La minute de silence, qui à quelques exceptions a été respectée, fut aussi l’occasion d’entendre les amalgames faits par des jeunes à propos de la liberté d’expression, de leur incompréhension de la différence à pouvoir s’exprimer selon que l’on se vit Charlie ou Dieudonné, de la Shoah mise en balance avec ce que vit le peuple palestinien… Des sujets que tout le monde n’est pas à même de traiter à chaud sans les maîtriser vraiment, pour lesquels une formation spécifique des enseignants et des éducateurs pourraient les aider, car ils ne les abordent pas forcément dans leur formation initiale.

Christophe Cavard émet l’idée de la création et de l’embauche de « brigades d’éducateurs » solidement formées à accompagner et à détecter les problématiques en lien avec tous les acteurs de cohésion sociale et la communauté éducative. Dans le quartier, le maillage associatif  existe bel et bien et les associations parlent entre elles.

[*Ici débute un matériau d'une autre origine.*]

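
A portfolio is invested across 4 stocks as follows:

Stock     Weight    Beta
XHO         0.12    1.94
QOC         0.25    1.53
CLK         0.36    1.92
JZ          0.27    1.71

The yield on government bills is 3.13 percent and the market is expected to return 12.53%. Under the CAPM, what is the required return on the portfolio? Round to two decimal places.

19.75%

β_P = Σ w_i β_i = 0.12×1.94 + 0.25×1.53 + 0.36×1.92 + 0.27×1.71 = 1.7682
MRP = 12.53% − 3.13% = 9.40%
E(R_P) = R_f + β_P × MRP = 3.13% + 1.7682 × 9.40% = 19.75%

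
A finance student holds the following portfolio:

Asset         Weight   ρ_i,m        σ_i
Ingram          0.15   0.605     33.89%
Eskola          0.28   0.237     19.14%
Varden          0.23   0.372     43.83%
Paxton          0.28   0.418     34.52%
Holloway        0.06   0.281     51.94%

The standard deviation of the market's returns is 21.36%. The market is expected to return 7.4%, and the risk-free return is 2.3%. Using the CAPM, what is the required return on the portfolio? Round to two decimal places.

β_Ingram = 0.605 × 33.89% / 21.36% = 0.9599
β_Eskola = 0.237 × 19.14% / 21.36% = 0.2124
β_Varden = 0.372 × 43.83% / 21.36% = 0.7633
β_Paxton = 0.418 × 34.52% / 21.36% = 0.6755
β_Holloway = 0.281 × 51.94% / 21.36% = 0.6833
β_P = Σ w_i β_i = 0.15×0.9599 + 0.28×0.2124 + 0.23×0.7633 + 0.28×0.6755 + 0.06×0.6833 = 0.6092
MRP = 7.4% − 2.3% = 5.10%
E(R_P) = R_f + β_P × MRP = 2.3% + 0.6092 × 5.1% = 5.41%

5.41%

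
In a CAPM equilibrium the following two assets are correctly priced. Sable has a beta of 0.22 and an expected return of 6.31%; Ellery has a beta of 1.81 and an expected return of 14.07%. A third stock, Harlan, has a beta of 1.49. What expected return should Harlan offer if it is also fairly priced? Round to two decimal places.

12.51%

MRP (SML slope) = (14.07% − 6.31%) / (1.81 − 0.22) = 7.76% / 1.59 = 4.8805%
R_f (intercept) = 6.31% − 0.22 × 4.8805% = 5.2363%
E(R_Harlan) = R_f + β × MRP = 5.2363% + 1.49 × 4.8805% = 12.51%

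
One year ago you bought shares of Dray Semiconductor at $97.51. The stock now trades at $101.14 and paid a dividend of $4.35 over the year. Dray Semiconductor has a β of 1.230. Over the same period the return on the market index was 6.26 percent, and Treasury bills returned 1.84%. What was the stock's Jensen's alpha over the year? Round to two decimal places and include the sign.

+0.91%

Realised HPR = (P1 + D1 − P0) / P0 = (101.14 + 4.35 − 97.51) / 97.51 = 7.98 / 97.51 = 8.1838%
MRP = 6.26% − 1.84% = 4.42%
CAPM required = R_f + β·MRP = 1.84% + 1.230 × 4.42% = 7.27660%
α = realised − required = 8.1838% − 7.27660% = +0.91%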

Cette rencontre fut riche d’expression, d’où est ressortie l’idée de mutualiser un poste de secrétariat pour renforcer  les associations qui agissent au Mas de Mingue. Pour clore cet échange, celles qui étaient représentées ont  formulé le souhait d’organiser plus fréquemment des rencontres entre elles pour accroître les échanges sur un temps dédié.